The montage I posted was created by the New York-based firm Saxton Graphics Associates, Ltd., probably in the early 1970s (since it closes with the moon landing) but I couldn’t find much else in the way of history of the montage beyond this paragraph on the Wikipedia page for “Performances of ‘The Star-Spangled Banner'”:
Over the early years of U.S. television broadcasts it became common practice by many stations to close their broadcast day, usually late at night or early in the mornings, by airing the Star Spangled Banner accompanied by some visual image of the flag or some patriotic theme. One audio-visual arrangement in particular, entitled “National Anthem,”  was produced by a New York-based graphics firm, Saxton Graphic Associates, Ltd. The uncommonly complex and interesting orchestral arrangement of the Star Spangled Banner commences with a trumpet fanfare then the anthem is accompanied by images that illustrate several of the highlights of the history of the United States of America, culminating with an image from 1969 of an Apollo 11 astronaut standing on the Moon by the US flag. Several television stations aired this including WNEW-TV in New York (through 1978), and Washington DC WDVM-TV channel 9. There is no reference to whom arranged the music, nor to what orchestra performed it though numerous sites on the Internet host messages inquiring about this and where the original music might be found today.

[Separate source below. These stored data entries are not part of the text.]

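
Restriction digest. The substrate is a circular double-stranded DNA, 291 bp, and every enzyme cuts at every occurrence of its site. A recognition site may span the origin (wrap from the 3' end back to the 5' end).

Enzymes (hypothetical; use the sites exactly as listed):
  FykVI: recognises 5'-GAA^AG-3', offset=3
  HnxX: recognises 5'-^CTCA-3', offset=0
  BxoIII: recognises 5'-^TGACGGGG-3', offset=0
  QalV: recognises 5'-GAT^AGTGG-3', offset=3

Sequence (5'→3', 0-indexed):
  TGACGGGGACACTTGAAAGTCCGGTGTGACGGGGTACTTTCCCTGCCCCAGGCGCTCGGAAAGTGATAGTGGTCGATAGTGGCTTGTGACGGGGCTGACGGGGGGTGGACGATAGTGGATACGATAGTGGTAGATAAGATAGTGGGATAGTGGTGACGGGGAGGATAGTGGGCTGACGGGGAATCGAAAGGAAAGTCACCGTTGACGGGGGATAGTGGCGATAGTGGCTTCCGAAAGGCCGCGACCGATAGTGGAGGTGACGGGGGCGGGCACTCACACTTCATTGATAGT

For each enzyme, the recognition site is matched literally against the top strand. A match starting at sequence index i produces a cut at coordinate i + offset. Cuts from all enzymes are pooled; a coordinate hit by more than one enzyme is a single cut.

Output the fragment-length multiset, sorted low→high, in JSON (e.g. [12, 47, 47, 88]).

Per-enzyme occurrences:
  FykVI GAAAG/3: at [14, 58, 185, 190, 232] ⇒ [17, 61, 188, 193, 235]
  HnxX CTCA/0: at [272] ⇒ [272]
  BxoIII TGACGGGG/0: at [0, 26, 86, 95, 153, 173, 202, 257] ⇒ [0, 26, 86, 95, 153, 173, 202, 257]
  QalV GATAGTGG/3: at [64, 74, 110, 122, 137, 145, 163, 210, 219, 246] ⇒ [67, 77, 113, 125, 140, 148, 166, 213, 222, 249]

All cut coordinates (distinct, sorted): [0, 17, 26, 61, 67, 77, 86, 95, 113, 125, 140, 148, 153, 166, 173, 188, 193, 202, 213, 222, 235, 249, 257, 272]

Fragment lengths:
  0→17: 17 bp
  17→26: 9 bp
  26→61: 35 bp
  61→67: 6 bp
  67→77: 10 bp
  77→86: 9 bp
  86→95: 9 bp
  95→113: 18 bp
  113→125: 12 bp
  125→140: 15 bp
  140→148: 8 bp
  148→153: 5 bp
  153→166: 13 bp
  166→173: 7 bp
  173→188: 15 bp
  188→193: 5 bp
  193→202: 9 bp
  202→213: 11 bp
  213→222: 9 bp
  222→235: 13 bp
  235→249: 14 bp
  249→257: 8 bp
  257→272: 15 bp
  272→0 (wrap): 291-272+0 = 19 bp

[5,5,6,7,8,8,9,9,9,9,9,10,11,12,13,13,14,15,15,15,17,18,19,35]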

I don’t have a long, drawn-out nostalgic story for this one. It does remind me of the times when I had to stay at my grandmother’s house and we’d get to stay up late for, say, New Year’s Eve or something, and it kind of reminds me of flipping around the channels in the very early hours of the morning when I had my first job of putting Sunday papers together at a local stationery store. But when I watch it now, it actually is a little moving. I’ve always loved how the montage takes us through all of American history and reminds us just how much has happened in the last 200-300 years; furthermore, the bombastic arrangement of the song is enough to get even the most cold-hearted cynic (read: me) feeling at least slightly patriotic. And it’s a memento of an earlier time in our country’s media history, a piece of ephemera that makes some wistful for an earlier time and others curious.